Descobrir que um membro da família é usuário de drogas é uma situação que pode abalar muito as relações familiares. No entanto, a família também é um instrumento fundamental na recuperação do dependente químico. A coordenadora do Serviço de Psicologia e Psicanálise do Hospital Mater Dei, Marisa Decat, explica a importância da atuação da família nesses momentos.
O aprendizado no núcleo familiar
Segundo Marisa Decat, o ser humano sempre pertence a um núcleo familiar, e é nesse núcleo que o indivíduo vai crescer e aprender a lidar com a vida. Na busca da satisfação de seus objetivos e da felicidade, ele terá que aprender a superar as frustrações e as dificuldades. Nesse sentido, o uso da droga é um recurso buscado como forma de apaziguar as insatisfações e aliviar o sofrimento, tanto físico quanto emocional.
Também é no núcleo familiar que o indivíduo aprende sobre limites e os benefícios de esperar. O uso da droga, enquanto vício, leva à compulsão, ao imediatismo. A droga é usada como forma de resolver o problema de forma instantânea. É por isso que a aprendizagem sobre o limite na família é muito importante.
Marisa explica que o indivíduo deve aprender a suportar o limite, já que ele faz parte da vida. E “ensinar” sobre o limite humano implica não somente em falar do limite, mas em oferecer experiências sobre os ganhos possíveis deste aprendizado. “É por ter aprendido a esperar que se ganha lá na frente. A pessoa que usa droga faz o contrário: quer o imediato, e lá na frente ele não ganha”, esclarece a psicóloga.
A situação de dependência
Também é fundamental que, nesses momentos, a família entenda a situação de dependência. Marisa explica que o ser humano nasce totalmente dependente (da mãe, do pai, da família). O trabalho que terá ao longo da vida é sair dessa dependência total e partir para uma relativa independência – sempre continuaremos dependendo do outro.

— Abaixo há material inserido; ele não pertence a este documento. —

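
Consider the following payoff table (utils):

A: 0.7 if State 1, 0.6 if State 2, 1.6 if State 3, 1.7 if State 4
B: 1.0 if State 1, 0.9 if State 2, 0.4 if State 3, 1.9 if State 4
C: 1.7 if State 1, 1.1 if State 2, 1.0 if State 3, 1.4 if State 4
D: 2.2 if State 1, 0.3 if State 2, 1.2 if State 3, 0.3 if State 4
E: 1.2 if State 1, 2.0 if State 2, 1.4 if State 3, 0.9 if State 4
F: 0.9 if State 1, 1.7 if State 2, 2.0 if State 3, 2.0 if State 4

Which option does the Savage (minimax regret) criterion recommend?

Column bests: State 1=2.2, State 2=2.0, State 3=2.0, State 4=2.0.
A regrets: 1.5, 1.4, 0.4, 0.3 → max 1.5
B regrets: 1.2, 1.1, 1.6, 0.1 → max 1.6
C regrets: 0.5, 0.9, 1.0, 0.6 → max 1.0
D regrets: 0.0, 1.7, 0.8, 1.7 → max 1.7
E regrets: 1.0, 0.0, 0.6, 1.1 → max 1.1
F regrets: 1.3, 0.3, 0.0, 0.0 → max 1.3
Smallest max regret = 1.0 → C.

C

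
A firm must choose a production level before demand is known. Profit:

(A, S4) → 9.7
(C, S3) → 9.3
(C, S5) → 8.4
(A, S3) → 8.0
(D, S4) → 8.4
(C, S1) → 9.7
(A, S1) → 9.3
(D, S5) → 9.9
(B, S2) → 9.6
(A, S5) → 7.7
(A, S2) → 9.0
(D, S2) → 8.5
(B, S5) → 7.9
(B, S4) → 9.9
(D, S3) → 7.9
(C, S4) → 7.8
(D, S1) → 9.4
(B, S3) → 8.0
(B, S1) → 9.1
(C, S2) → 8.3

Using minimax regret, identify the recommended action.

Column bests: S1=9.7, S2=9.6, S3=9.3, S4=9.9, S5=9.9.
A regrets: 0.4, 0.6, 1.3, 0.2, 2.2 → max 2.2
B regrets: 0.6, 0.0, 1.3, 0.0, 2.0 → max 2.0
C regrets: 0.0, 1.3, 0.0, 2.1, 1.5 → max 2.1
D regrets: 0.3, 1.1, 1.4, 1.5, 0.0 → max 1.5
Smallest max regret = 1.5 → D.

D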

O uso da droga pode revelar uma paralisia nesse caminho. “O usuário de drogas continua dependente e, muitas vezes, essa dependência pode ser pensada como algo que vai além da dependência de drogas. O vício pode refletir uma dependência maior, em outros âmbitos”, explica.
Segundo a psicóloga, um estudo recente mostrou que, com frequência, os usuários de drogas recriam núcleos familiares com seus grupos de uso, atribuindo papéis familiares aos membros. Isso é um exemplo prático da dependência que o ser humano tem do outro, da necessidade de se cercar de pessoas com as quais se identifique. Por isso, é importante que a família, como núcleo de origem, esteja preparada para ajudar o membro usuário de drogas e tome o lugar dessa possível família paralela. A família é um instrumento muito importante no tratamento.

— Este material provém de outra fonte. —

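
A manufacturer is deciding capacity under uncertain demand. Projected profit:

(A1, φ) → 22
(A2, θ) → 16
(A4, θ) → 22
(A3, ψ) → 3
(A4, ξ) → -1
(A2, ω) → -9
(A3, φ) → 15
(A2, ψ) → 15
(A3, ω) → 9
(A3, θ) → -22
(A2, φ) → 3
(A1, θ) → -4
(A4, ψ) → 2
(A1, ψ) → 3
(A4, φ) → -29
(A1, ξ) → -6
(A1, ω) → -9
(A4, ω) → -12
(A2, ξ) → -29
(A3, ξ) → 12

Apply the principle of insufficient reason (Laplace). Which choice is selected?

A3

Row averages: A1=1.2, A2=-0.8, A3=3.4, A4=-3.6
Highest average = 3.4 → A3.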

Tratamento também para a família
Ao descobrir que um dos membros é usuário de drogas, cada família vai reagir com os recursos que tem, mas, principalmente, vai precisar refletir sobre a responsabilidade diante do fato que se colocou em suas vidas. De acordo com a especialista, muitas vezes, enxergar o uso de droga é tão difícil, tão insuportável, que o fato pode ser negado e recusado. “Se um filho consegue algo valioso, como ser aprovado em um vestibular concorrido, a família assume como sua responsabilidade. Quando aparece algo negativo ou difícil, como o uso de drogas, muitas vezes a tentativa é de eliminar isso, como se aquilo não fizesse parte da família”, exemplifica Marisa.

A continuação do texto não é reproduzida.